I have a dataframe df that I want to add a column to called row_num that represents the index of the row. This was my initial solution:

 df$row_num<-seq(1:nrow(df))

However, it doesn't work in the case that df is empty as I get the error:

Error in `$<-.data.frame`(`*tmp*`, row_num, value = 1:2) : 
  replacement has 2 rows, data has 0

One solution I have found is using row_number() from dplyr but this seems to slow down my code quite a bit so I was looking for a simpler solution.

CodePudding user response：

Two problems here:

1. 1:nrow(df) will always return something, even if nrow(df) is 0. Try it!

   1:0
   # [1] 1 0
   

   This is because 1:0 is seen as a reverse sequence, so it counts down.

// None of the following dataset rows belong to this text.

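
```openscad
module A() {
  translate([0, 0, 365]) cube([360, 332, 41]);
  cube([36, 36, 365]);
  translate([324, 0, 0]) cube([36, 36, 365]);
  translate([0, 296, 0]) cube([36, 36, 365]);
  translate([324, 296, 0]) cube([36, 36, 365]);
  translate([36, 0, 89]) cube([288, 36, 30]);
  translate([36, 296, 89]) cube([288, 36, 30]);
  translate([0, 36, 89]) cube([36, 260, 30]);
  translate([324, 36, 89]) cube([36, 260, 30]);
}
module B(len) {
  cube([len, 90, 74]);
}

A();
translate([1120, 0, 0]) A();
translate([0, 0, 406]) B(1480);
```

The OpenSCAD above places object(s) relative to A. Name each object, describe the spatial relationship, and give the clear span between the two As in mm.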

2. seq(1:nrow(df)) is redundant. Fortunately, this isn't breaking your code, it's just sequencing along it, but it's not helping.

   seq(1:9)
   # [1] 1 2 3 4 5 6 7 8 9
   seq(1:0)
   # [1] 1 2
   

One fix is to just use seq_len(nrow(df)), where seq_len(0) (for a 0-row frame) will return the length vector you need (i.e., length 0). (In general, I tend to recommend seq_len(..) any time unsupervised code is meant to iterate a programmatic number of times. Another "safe" function is seq_along(..), as it will also do nothing if its input is length 0, but it isn't useful in this case.)